Zebulon Simentov, the last Jew in Afghanistan, is once again marking the Jewish holy day of fasting in solitude, in a deserted synagogue in the capital of a devoutly Islamic nation.
“I have everything I need for the 24 hours of praying and fasting,” Simentov tells AFP before the start of Yom Kippur, the Day of Atonement, at sunset on Friday.
Around two decades ago, there were still about 20 Afghan Jewish families living in Kabul, although all were from Herat — the largest city in northwestern Afghanistan near the border with Iran. Through the Soviet occupation of the 1980s, the subsequent civil war and the Taliban’s 1996-2001 regime, all went to Israel or moved to neighbouring former Soviet republics — undoing a Jewish presence built up from the seventh century.
Only Simentov has been left behind, becoming by default the guardian of Kabul’s empty synagogue.

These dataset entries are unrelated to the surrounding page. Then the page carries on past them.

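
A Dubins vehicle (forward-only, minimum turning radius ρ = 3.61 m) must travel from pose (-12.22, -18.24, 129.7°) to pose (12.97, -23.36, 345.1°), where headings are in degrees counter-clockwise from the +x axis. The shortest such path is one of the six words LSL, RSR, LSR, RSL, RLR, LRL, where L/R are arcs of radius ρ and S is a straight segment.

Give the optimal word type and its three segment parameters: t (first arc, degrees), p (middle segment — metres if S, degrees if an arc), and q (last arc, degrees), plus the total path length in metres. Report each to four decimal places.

RSL: t = 157.0345°, p = 22.5425 m, q = 12.4345°, L = 33.2201 m

Let ψ = atan2(Δy, Δx) = atan2(-5.12, 25.19) = -11.4892° be the start→goal bearing.
Normalize: d = |goal − start| / ρ = 25.705068/3.61 = 7.120517, α = (θ_start − ψ) mod 360° = 141.1892° = 2.464216 rad, β = (θ_goal − ψ) mod 360° = 356.5892° = 6.223655 rad.
Common terms: sin α = 0.626751, cos α = -0.779219, sin β = -0.059495, cos β = 0.998229, cos(α−β) = -0.815128, d² = 50.701767. Work in radians in the unit-radius frame; every candidate has L = ρ·(t + p + q).
LSL: p² = 2 + d² − 2cos(α−β) + 2d(sin α − sin β) = 64.104883; p = √p² = 8.006553; φ = atan2(cos β − cos α, d + sin α − sin β) = 0.223864 rad; t = (φ − α) mod 2π = 4.042834 rad, q = (β − φ) mod 2π = 5.999791 rad → L = 3.61·(4.042834 + 8.006553 + 5.999791) = 3.61·18.049177 = 65.157529 m
RSR: p² = 2 + d² − 2cos(α−β) + 2d(sin β − sin α) = 44.559162; p = √p² = 6.675265; φ = atan2(cos α − cos β, d − sin α + sin β) = -0.269525 rad; t = (α − φ) mod 2π = 2.733741 rad, q = (φ − β) mod 2π = 6.073191 rad → L = 3.61·(2.733741 + 6.675265 + 6.073191) = 3.61·15.482196 = 55.890729 m
LSR: p² = d² − 2 + 2cos(α−β) + 2d(sin α + sin β) = 55.149824; p = √p² = 7.426293; φ = atan2(−cos α − cos β, d + sin α + sin β) − atan2(−2, p) = 0.234591 rad; t = (φ − α) mod 2π = 4.053561 rad, q = (φ − β) mod 2π = 0.294122 rad → L = 3.61·(4.053561 + 7.426293 + 0.294122) = 3.61·11.773976 = 42.504052 m
RSL: p² = d² − 2 + 2cos(α−β) − 2d(sin α + sin β) = 38.993199; p = √p² = 6.244453; φ = atan2(cos α + cos β, d − sin α − sin β) − atan2(2, p) = -0.276553 rad; t = (α − φ) mod 2π = 2.740769 rad, q = (β − φ) mod 2π = 0.217023 rad → L = 3.61·(2.740769 + 6.244453 + 0.217023) = 3.61·9.202245 = 33.220106 m
RLR: c = (6 − d² + 2cos(α−β) + 2d(sin α − sin β))/8 = -4.569895, |c| > 1 → infeasible
LRL: c = (6 − d² + 2cos(α−β) − 2d(sin α − sin β))/8 = -7.013110, |c| > 1 → infeasible
Shortest: RSL with L = 33.220106 m ≈ 33.2201 m
Convert RSL to answer units (arcs ×180/π): t = 2.740769·180/π = 157.0345°, p = ρ·p = 3.61·6.244453 = 22.5425 m, q = 0.217023·180/π = 12.4345°, L = 33.2201 m.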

“I have been the only Jew in Afghanistan for two years,” he says. Ishaq Levin, the synagogue’s former guardian, died from illness two years ago aged around 80.
Simentov says it is not easy to practise his religion alone. But he has obtained special permission from a rabbi in Tashkent, capital of neighbouring Uzbekistan and home to 15,000 Jews, to slaughter his own meat in the kosher way that can normally only be done by a special rabbi.
Otherwise this former carpet salesman appears perfectly integrated into Kabul.